KYLE N. CRABTREE, Harvard-Smithsonian Center for Astrophysics, Cambridge, MA, 02138; BENJAMIN J. MCCALL, Departments of Chemistry, Astronomy, and Physics, University of Illinois, Urbana, IL, 61801.

High resolution spectroscopy of H3+ is used to probe a variety of physical phenomena, from temperatures, densities, and ionization rates of interstellar clouds to the fundamental chemical physics of chemical reactions involving identical particles.

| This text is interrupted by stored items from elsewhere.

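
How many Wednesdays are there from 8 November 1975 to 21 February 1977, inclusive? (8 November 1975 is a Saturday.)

67

8 November 1975 is a Saturday; the first Wednesday on or after it is 12 November 1975 (4 days later).
From 12 November 1975 to 21 February 1977: 49 + 366 + 52 = 467 days (rest of 1975, 1976, to 21 February 1977 in 1977).
467 ÷ 7 = 66 full weeks with remainder 5, so 66 more Wednesdays after the first → 67.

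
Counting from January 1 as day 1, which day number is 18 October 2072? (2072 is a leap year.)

Days in months before October: 31 + 29 + 31 + 30 + 31 + 30 + 31 + 31 + 30 = 274.
Plus 18 days into October → day 292.

292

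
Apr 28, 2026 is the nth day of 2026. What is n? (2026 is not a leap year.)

118

Days in months before Apr: 31 + 28 + 31 = 90.
Plus 28 days into Apr → day 118.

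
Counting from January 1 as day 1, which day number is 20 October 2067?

293

Days in months before October: 31 + 28 + 31 + 30 + 31 + 30 + 31 + 31 + 30 = 273.
Plus 20 days into October → day 293.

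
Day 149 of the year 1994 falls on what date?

Jan has 31 days (149 − 31 = 118 remain).
Feb has 28 days (118 − 28 = 90 remain).
Mar has 31 days (90 − 31 = 59 remain).
Apr has 30 days (59 − 30 = 29 remain).
29 into May → May 29.

May 29, 1994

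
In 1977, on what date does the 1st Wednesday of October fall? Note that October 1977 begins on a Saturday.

October 1977 begins on a Saturday, so the first Wednesday is October 5 (4 days later).

October 5, 1977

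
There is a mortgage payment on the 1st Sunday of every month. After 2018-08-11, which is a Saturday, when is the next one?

August 2018 starts on a Wednesday, so its 1st Sunday is 2018-08-05 (4 days in).
That is not after 2018-08-11, so look at September 2018.
September 2018 starts on a Saturday, so its 1st Sunday is 2018-09-02 (1 day in).

2018-09-02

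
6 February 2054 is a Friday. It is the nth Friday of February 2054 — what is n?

Day 6 falls in week ⌈6/7⌉ of the month.
Days 1–7 hold the 1st Friday, 8–14 the 2nd, 15–21 the 3rd, 22–28 the 4th, 29–31 the 5th.
6 is in the range for the 1st.

1st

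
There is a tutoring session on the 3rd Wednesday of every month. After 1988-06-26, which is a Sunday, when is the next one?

June 1988 starts on a Wednesday; its first Wednesday is the 1st, so the 3rd Wednesday is the 15th — 1988-06-15.
That is not after 1988-06-26, so look at July 1988.
July 1988 starts on a Friday; its first Wednesday is the 6th, so the 3rd Wednesday is the 20th — 1988-07-20.

1988-07-20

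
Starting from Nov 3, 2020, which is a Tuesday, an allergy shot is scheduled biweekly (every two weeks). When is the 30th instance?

The 30th occurrence is 29 intervals after the first: 29 × 14 = 406 days after Nov 3, 2020.
Nov has 30 days — 27 days to the end of Nov leaves 379.
Dec has 31 days (348 left).
Jan has 31 days (317 left).
Feb has 28 days (289 left).
Mar has 31 days (258 left).
Apr has 30 days (228 left).
May has 31 days (197 left).
Jun has 30 days (167 left).
Jul has 31 days (136 left).
Aug has 31 days (105 left).
Sep has 30 days (75 left).
Oct has 31 days (44 left).
Nov has 30 days (14 left).
14 days into Dec → Dec 14, 2021.

Dec 14, 2021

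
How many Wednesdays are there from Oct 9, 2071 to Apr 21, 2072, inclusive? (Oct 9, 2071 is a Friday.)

28

Oct 9, 2071 is a Friday; the first Wednesday on or after it is Oct 14, 2071 (5 days later).
From Oct 14, 2071 to Apr 21, 2072: 17 + 30 + 31 + 31 + 29 + 31 + 21 = 190 days (rest of Oct, Nov, Dec, Jan, Feb, Mar, Apr).
190 ÷ 7 = 27 full weeks with remainder 1, so 27 more Wednesdays after the first → 28.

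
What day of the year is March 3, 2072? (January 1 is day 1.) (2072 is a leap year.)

63

Days in months before March: 31 + 29 = 60.
Plus 3 days into March → day 63.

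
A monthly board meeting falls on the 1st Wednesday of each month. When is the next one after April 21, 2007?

May 2, 2007

April 2007 starts on a Sunday, so its 1st Wednesday is April 4, 2007 (3 days in).
That is not after April 21, 2007, so look at May 2007.
May 2007 starts on a Tuesday, so its 1st Wednesday is May 2, 2007 (1 day in).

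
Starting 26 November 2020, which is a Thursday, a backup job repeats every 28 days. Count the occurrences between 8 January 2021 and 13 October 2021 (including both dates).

Occurrences land 28·i days after 26 November 2020 for i = 0, 1, 2, …
8 January 2021 is 43 days after the start; 43 ÷ 28 = 1 remainder 15; since the remainder is 15, round up to i = 2. First occurrence in the window: #3 on 21 January 2021 (2×28 = 56 days in).
13 October 2021 is 321 days after the start; 321 ÷ 28 = 11 remainder 13. Last occurrence in the window: #12 on 30 September 2021.
Occurrences #3 through #12: 10 in total.

10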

Throughout the literature surrounding these applications, various assumptions, often implicit and sometimes contradictory, are made concerning the degeneracies and statistical weights of the ortho and para nuclear spin modifications of H3+, and it is often difficult to account for their origins and applicability. In this talk, the symmetry properties of the nuclear spin and rovibrational wavefunctions of H3+ are discussed in detail, as well as the selection rules that determine their combinations. The findings from this close examination are presented in the context of the applications of H3+ spectroscopy, with the aim of explicitly identifying the degeneracies of individual rovibrational states. Finally, it is suggested that the nuclear spin wavefunctions of para -H3+ directly reveal branching fractions for the nuclear spin modifications of H2 formed in proton transfer reactions of the form p -H3+ + X \to H2 + HX+.